Simulation and Feature Analysis of Road Carbon Emissions in Wuhan Based on Random Forest

Abstract. Against the backdrop of global climate change, reducing CO₂ emissions from transportation is urgent. This study focuses on Wuhan, integrating multi-source data such as road monitoring, traffic flow, vehicle types, and speeds to build a spatiotemporal carbon emission model using the Random Forest algorithm. Results show the model achieves an R² of 0.74 and RMSE of 26.22 ppm, accurately simulating hourly road CO₂ variations.
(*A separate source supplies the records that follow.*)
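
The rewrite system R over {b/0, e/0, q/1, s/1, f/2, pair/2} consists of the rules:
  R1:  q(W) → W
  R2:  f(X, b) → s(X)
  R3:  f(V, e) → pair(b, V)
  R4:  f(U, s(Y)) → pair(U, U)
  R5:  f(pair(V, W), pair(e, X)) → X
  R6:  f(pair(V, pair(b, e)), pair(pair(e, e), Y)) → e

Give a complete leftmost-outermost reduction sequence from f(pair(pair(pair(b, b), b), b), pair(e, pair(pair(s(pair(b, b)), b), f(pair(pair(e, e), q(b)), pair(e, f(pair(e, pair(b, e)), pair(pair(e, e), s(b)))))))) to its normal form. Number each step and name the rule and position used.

pair(pair(s(pair(b, b)), b), e)

1. f(pair(pair(pair(b, b), b), b), pair(e, pair(pair(s(pair(b, b)), b), f(pair(pair(e, e), q(b)), pair(e, f(pair(e, pair(b, e)), pair(pair(e, e), s(b))))))))  →  pair(pair(s(pair(b, b)), b), f(pair(pair(e, e), q(b)), pair(e, f(pair(e, pair(b, e)), pair(pair(e, e), s(b))))))   [R5 at ε]
2. pair(pair(s(pair(b, b)), b), f(pair(pair(e, e), q(b)), pair(e, f(pair(e, pair(b, e)), pair(pair(e, e), s(b))))))  →  pair(pair(s(pair(b, b)), b), f(pair(e, pair(b, e)), pair(pair(e, e), s(b))))   [R5 at 2]
3. pair(pair(s(pair(b, b)), b), f(pair(e, pair(b, e)), pair(pair(e, e), s(b))))  →  pair(pair(s(pair(b, b)), b), e)   [R6 at 2]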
Emissions exhibit "peak concentration, directional asymmetry, and arterial dependency," with morning peaks averaging 492.46 ppm (peak 804.18 ppm), evening peaks at 488.79 ppm (peak 788.27 ppm), and nighttime lows averaging 477.31 ppm. Enclosed corridors like the East Lake Tunnel show significantly higher CO₂ levels (550–810 ppm), while radial arterials connecting urban cores and peripheries account for over half of total emissions. Inner and second ring roads act as emission hotspots, with concentrations 3.9%–4.5% higher than outer rings. Nighttime emissions drop by 4.7%–5.3%. Tunnels exhibit the highest average CO₂ (620 ppm), 28.8% above other road types, due to restricted exhaust dispersion and high traffic density. These findings highlight the need for optimized urban planning and traffic management.